North

Bunk beds for sale, after the Arctic Winter Games non-event

It's like cleaning up after a party — but without the lingering buzz of a good time. The Arctic Winter Games host society in Whitehorse is cleaning up and selling off some unused goods.

Staff of 2020 host society in Whitehorse clean things up after event cancelled

2020 Arctic Winter Games volunteer jackets in Whitehorse. The jackets are still being distributed this week, and people are being encouraged to wear them next week even though the games aren't happening. (Juanita Taylor/CBC)

It's like cleaning up after a party — but without the lingering buzz of a good time.

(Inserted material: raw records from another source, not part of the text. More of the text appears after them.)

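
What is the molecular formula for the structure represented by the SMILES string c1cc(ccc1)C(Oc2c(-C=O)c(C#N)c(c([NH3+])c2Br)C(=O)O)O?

Heavy atoms from the SMILES: 1 Br, 16 C, 2 N, 5 O.
Implicit hydrogens by atom environment:
  7 × C (aromatic): no H
  5 × C (aromatic): 1 H each → 5
  3 × O: no H
  2 × C: 1 H each → 2
  2 × C: no H
  2 × O: 1 H each → 2
  1 × Br: no H
  1 × N (charge +1): 3 H
  1 × N: no H
  Total hydrogens = 12.
Net charge +1.
Molecular formula: C16H12BrN2O5+

C16H12BrN2O5+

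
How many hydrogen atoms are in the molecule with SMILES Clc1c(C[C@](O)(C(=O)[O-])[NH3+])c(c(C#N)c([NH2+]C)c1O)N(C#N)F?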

"We're doing it two weeks early," said Moira Lassen, general manager of the 2020 Arctic Winter Games in Whitehorse on Wednesday, surrounded by unused goods and paraphernalia.

Decommissioning the games — essentially dismantling all the infrastructure and liquidating extra supplies — was supposed to happen after the big event wrapped next week. It's happening now because officials pulled the plug on the games a few days ago.

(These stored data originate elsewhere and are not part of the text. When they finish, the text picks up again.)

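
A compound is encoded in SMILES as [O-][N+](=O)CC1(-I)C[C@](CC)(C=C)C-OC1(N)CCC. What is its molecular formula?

Heavy atoms from the SMILES: 13 C, 1 I, 2 N, 3 O.
Implicit hydrogens by atom environment:
  7 × C: 2 H each → 14
  3 × C: no H
  2 × C: 3 H each → 6
  2 × O: no H
  1 × C: 1 H
  1 × I: no H
  1 × N: 2 H
  1 × N (charge +1): no H
  1 × O (charge -1): no H
  Total hydrogens = 23.
Molecular formula: C13H23IN2O3

C13H23IN2O3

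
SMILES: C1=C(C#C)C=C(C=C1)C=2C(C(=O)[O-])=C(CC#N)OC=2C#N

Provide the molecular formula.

C16H7N2O3-

Heavy atoms from the SMILES: 16 C, 2 N, 3 O.
Implicit hydrogens by atom environment:
  6 × C (aromatic): no H
  4 × C (aromatic): 1 H each → 4
  4 × C: no H
  2 × N: no H
  1 × C: 2 H
  1 × C: 1 H
  1 × O (aromatic): no H
  1 × O: no H
  1 × O (charge -1): no H
  Total hydrogens = 7.
Net charge -1.
Molecular formula: C16H7N2O3-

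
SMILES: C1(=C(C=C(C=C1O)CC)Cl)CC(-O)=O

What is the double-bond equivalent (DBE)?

Molecular formula from the SMILES: C10H11ClO3.
DoU = (2C + 2 + N − H − X)/2 = (2·10 + 2 + 0 − 11 − 1)/2 = 10/2 = 5.
(Structurally: 1 ring(s) + 4 π bond(s) = 5.)

5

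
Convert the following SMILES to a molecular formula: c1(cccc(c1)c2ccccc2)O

Heavy atoms from the SMILES: 12 C, 1 O.
Implicit hydrogens by atom environment:
  9 × C (aromatic): 1 H each → 9
  3 × C (aromatic): no H
  1 × O: 1 H
  Total hydrogens = 10.
Molecular formula: C12H10O

C12H10O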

"We have a whole bunch of bunk beds for sale," Lassen said. 

"We're going to send off some of the gifts that the teams were going to get, but those are going at their expense — they're going to pay for the shipping."

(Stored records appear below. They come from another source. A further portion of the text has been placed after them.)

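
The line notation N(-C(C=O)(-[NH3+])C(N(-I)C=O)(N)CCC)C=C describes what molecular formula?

C9H18IN4O2+

Heavy atoms from the SMILES: 9 C, 1 I, 4 N, 2 O.
Implicit hydrogens by atom environment:
  3 × C: 2 H each → 6
  3 × C: 1 H each → 3
  2 × C: no H
  2 × O: no H
  1 × C: 3 H
  1 × I: no H
  1 × N (charge +1): 3 H
  1 × N: 2 H
  1 × N: 1 H
  1 × N: no H
  Total hydrogens = 18.
Net charge +1.
Molecular formula: C9H18IN4O2+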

Moira Lassen, general manager of the 2020 Arctic Winter Games, said it's been a 'roller-coaster of feelings' since the games were cancelled on Saturday. (Juanita Taylor/CBC)

Racks of volunteer jackets hung on racks waiting to be claimed, as games officials are urging volunteers to wear them next week anyway.

The Däch'äw mascot costume hung lifeless in a corner. 

Most of the ulu medals will be melted down, Lassen said. Some will go to the Arctic Winter Games' international committee.

"So they will put some into archives, because they do have the little 50th [anniversary] logo on it. So it was really like a special medal," Lassen said.

Other games' supplies will be sold off at a garage sale.

"We will sell everything as best we can," Lassen said.

Most of the unclaimed ulu medals will be melted down, say organizers. (Juanita Taylor/CBC)

Lindsay Smith, a staff member with the games' host society, said it's been difficult to adjust to the cancellation. She said staff worked long hours to prepare for what turned out to be a non-event.

"You know, everything, your whole entire focus has just been on that," Smith said. 

"It's all building up to the culmination of the games, so to not have that is really hard."  

Lassen agrees that it's been a "roller-coaster of feelings" since the games were cancelled over the weekend. She knows it was the responsible thing to do — and doesn't feel like everything was a waste.

"We have been on a journey of the Arctic Winter Games — staff and volunteers and as well as athletes — and that is not wasted time. That was an important journey for all of us to go on," she said.

"And here we are still on it, just in a different direction."